Di mata Grid, terpantul wajah Jake yang penuh tekad.
“Jake, apa yang kau…! Tak mungkin aku akan membiarkanmu mengotori tanganmu dengan kejahatan semacam itu! Aku bicara denganmu bukan supaya aku bisa menyeretmu ke dalam kekacauan ini. Akulah yang akan mengatakannya pada Zen=Helix…!”

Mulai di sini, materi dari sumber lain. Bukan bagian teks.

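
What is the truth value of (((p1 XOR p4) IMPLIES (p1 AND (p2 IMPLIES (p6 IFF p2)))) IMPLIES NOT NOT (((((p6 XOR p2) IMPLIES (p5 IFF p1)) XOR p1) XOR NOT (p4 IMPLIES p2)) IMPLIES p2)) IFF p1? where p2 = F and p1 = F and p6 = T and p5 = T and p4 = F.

F

Substituting p2=F, p1=F, p6=T, p5=T, p4=F:
p1 XOR p4 = F XOR F = F
p6 IFF p2 = T IFF F = F
p2 IMPLIES (p6 IFF p2) = F IMPLIES F = T
p1 AND (p2 IMPLIES (p6 IFF p2)) = F AND T = F
(p1 XOR p4) IMPLIES (p1 AND (p2 IMPLIES (p6 IFF p2))) = F IMPLIES F = T
p6 XOR p2 = T XOR F = T
p5 IFF p1 = T IFF F = F
(p6 XOR p2) IMPLIES (p5 IFF p1) = T IMPLIES F = F
((p6 XOR p2) IMPLIES (p5 IFF p1)) XOR p1 = F XOR F = F
p4 IMPLIES p2 = F IMPLIES F = T
NOT (p4 IMPLIES p2) = NOT T = F
(((p6 XOR p2) IMPLIES (p5 IFF p1)) XOR p1) XOR NOT (p4 IMPLIES p2) = F XOR F = F
((((p6 XOR p2) IMPLIES (p5 IFF p1)) XOR p1) XOR NOT (p4 IMPLIES p2)) IMPLIES p2 = F IMPLIES F = T
NOT (((((p6 XOR p2) IMPLIES (p5 IFF p1)) XOR p1) XOR NOT (p4 IMPLIES p2)) IMPLIES p2) = NOT T = F
NOT NOT (((((p6 XOR p2) IMPLIES (p5 IFF p1)) XOR p1) XOR NOT (p4 IMPLIES p2)) IMPLIES p2) = NOT F = T
((p1 XOR p4) IMPLIES (p1 AND (p2 IMPLIES (p6 IFF p2)))) IMPLIES NOT NOT (((((p6 XOR p2) IMPLIES (p5 IFF p1)) XOR p1) XOR NOT (p4 IMPLIES p2)) IMPLIES p2) = T IMPLIES T = T
(((p1 XOR p4) IMPLIES (p1 AND (p2 IMPLIES (p6 IFF p2)))) IMPLIES NOT NOT (((((p6 XOR p2) IMPLIES (p5 IFF p1)) XOR p1) XOR NOT (p4 IMPLIES p2)) IMPLIES p2)) IFF p1 = T IFF F = F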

“Ayah, aku adalah Jake=Ractos. Kepala Keluarga Ractos yang berikutnya.”
Suara itu sama sekali tak mirip dengan Jake yang biasanya, sebuah suara yang sarat dengan tekad bulat.
“Atas kemauanku sendiri, aku memintanya untuk menjalin pertunangan dengan Erza. Aku akan menjadikan Zen=Helix sebagai korban…. Bagaimanapun juga, aku tak bisa terus merepotkan Ayah selamanya. Itu akan jadi tidak keren, kan?”
Bahkan meski pada akhirnya Jake masih bercanda, mendengarnya berkata dengan begitu serius seperti itu, Grid jadi merasa bahwa Jake akhirnya telah tumbuh dewasa dan sudut bagian dalam matanya pun mulai terasa panas.
Meski Jake telah bertekad untuk mengorbankan temannya, Grid masih merasa bangga terhadap putranya.
“… Aku mengerti. Jake, kau lah yang akan mengatakan hal ini pada Zen=Helix.”
“Ya. Serahkan saja padaku.”
“… Omong-omong, umm, apa sampai sekarang Liliana masih memarahi Erza?”
“Aah…. Dia sama sekali tak menunjukkan sedikitpun penyesalan. Mungkin masih akan berlanjut sampai pagi….”
“Erza….”
Keduanya telah membulatkan tekad, namun perasaan bersalah yang mereka miliki terhadap Zen=Helix belumlah menghilang.